SÃO PAULO, SP (FOLHAPRESS) - Aliadas na Guerra Fria 2.0 contra o bloco ocidental liderado por Washington, China e Rússia fizeram críticas nesta terça (14) ao pacto militar Aukus, que une EUA, Reino Unido e Austrália para conter a ascensão de Pequim no Indo-Pacífico.
"Esses três países, em nome de seus interesses geopolíticos, desconsideram completamente as preocupações da comunidade internacional e estão caminhando mais e mais rumo a uma via de erro e perigo", disse Wang Wenbin, porta-voz da chancelaria chinesa.
O pacto em si havia sido anunciado de surpresa ao mundo em setembro de 2021, estabelecendo uma nova dinâmica na disputa em torno daquilo que Pequim vê como seu quintal geopolítico ?mais de 80% de seu fluxo comercial passa por rotas marítimas de seus portos no sudeste do país para o Índico.
O Aukus (um acrônimo com as iniciais inglesas dos aliados) somou-se ao Quad, um grupo mais político liderado por EUA com a mesma Austrália, Índia e Japão como instrumento de pressão americana contra as pretensões chinesas de proteger tais rotas e ter maior profundidade estratégica contra bloqueios e ataques.
O ponto principal do acordo é transformar Camberra na sétima operadora mundial de submarinos com propulsão nuclear. Segundo o Ministério das Relações Exteriores do país, o projeto todo pode custar 0,15% do PIB do país por ano, chegando a US$ 245 bilhões (R$ 1,3 trilhão em conversão direta hoje).
Primeiramente, o país irá já a partir de 2027 acomodar submarinos nucleares americanos e britânicos em Perth, porto na costa ocidental, mirando diretamente o flanco sul chinês. Depois, a Austrália irá comprar de três a cinco modelos americanos de ataque da classe Virginia, que poderão ser de segunda mão ?de 2000 para cá, os EUA construíram 21 dos 66 barcos previstos.
Por fim, os três países trabalharão de forma conjunta para, até o fim da década de 2030, equipar Londres e Camberra com um novo modelo de submarino de ataque de última geração, com desenho britânico.

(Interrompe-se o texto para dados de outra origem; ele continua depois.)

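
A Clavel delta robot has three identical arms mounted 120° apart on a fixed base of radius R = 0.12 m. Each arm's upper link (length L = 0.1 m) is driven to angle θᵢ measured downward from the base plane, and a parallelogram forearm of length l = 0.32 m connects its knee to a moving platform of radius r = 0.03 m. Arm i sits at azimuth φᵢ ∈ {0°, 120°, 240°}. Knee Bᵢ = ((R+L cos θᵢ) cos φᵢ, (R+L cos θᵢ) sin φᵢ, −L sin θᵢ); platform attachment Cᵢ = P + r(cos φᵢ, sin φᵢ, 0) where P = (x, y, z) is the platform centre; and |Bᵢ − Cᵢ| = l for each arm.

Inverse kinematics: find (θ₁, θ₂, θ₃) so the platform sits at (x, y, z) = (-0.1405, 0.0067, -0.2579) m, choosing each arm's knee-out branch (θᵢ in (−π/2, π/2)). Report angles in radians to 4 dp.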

Tudo isso é um "plano militar e econômico de longo prazo", como disse o premiê australiano, Anthony Albanese, que assinou o pacto com o presidente americano Joe Biden e o colega britânico Rishi Sunak na segunda (13), em San Diego, sede da Frota do Pacífico dos EUA.
O país tenta reforçar o primeiro componente, dizendo que a Austrália receberá US$ 6 bilhões (R$ 31,5 bilhões) de investimentos diretos e poderá gerar 20 mil empregos em 30 anos com o acerto. Sunak foi na mesma linha, enquanto Biden realçou o aspecto geopolítico do Aukus ?a venda de tecnologia nuclear militar é a primeira em 65 anos a um aliado pelos EUA.
Nesta terça, a chanceler australiana, Penny Wong, acabou falando do último aspecto. Seu país, disse, buscou o acordo porque "quer garantir melhor um equilíbrio estratégico" no Indo-Pacífico.
Com efeito, a principal aliada da China, a Rússia em plena invasão da Ucrânia, denunciou o acordo, que já chamou de expansionista em outras ocasiões, mas em termos mais técnicos. O porta-voz do Kremlin, Dmitri Peskov, afirmou que o Aukus gera "questões acerca da não proliferação nuclear".
Este é um ponto sensível. Embora as três nações tenham estabelecido que o status de país livre da armas atômicas da Austrália será mantido, e nenhuma embarcação terá a bordo tais ogivas, há dúvidas acerca da rastreabilidade do combustível nuclear utilizado para alimentar os reatores dos submarinos.
Isso fez a China registrar um protesto na AIEA (Agência Internacional de Energia Atômica), enquanto o trio aliado entrou com um pedido de acompanhamento e análise de seus planos pela agência. Até aqui, o órgão ligado à ONU disse que o Aukus está sendo transparente.
Provavelmente o será, dado o status de seus integrantes, mas há o fato de que o acordo se ampara em uma brecha do Tratado de Não Proliferação Nuclear acerca de combustível para reatores navais para existir, e politicamente a China se apega a isso.
Haverá efeitos colaterais, como o caso brasileiro, que fez um pedido semelhante de criação de salvaguardas para o combustível que pretende empregar no reator de seu futuro submarino nuclear, projeto que se arrasta há mais de 40 anos.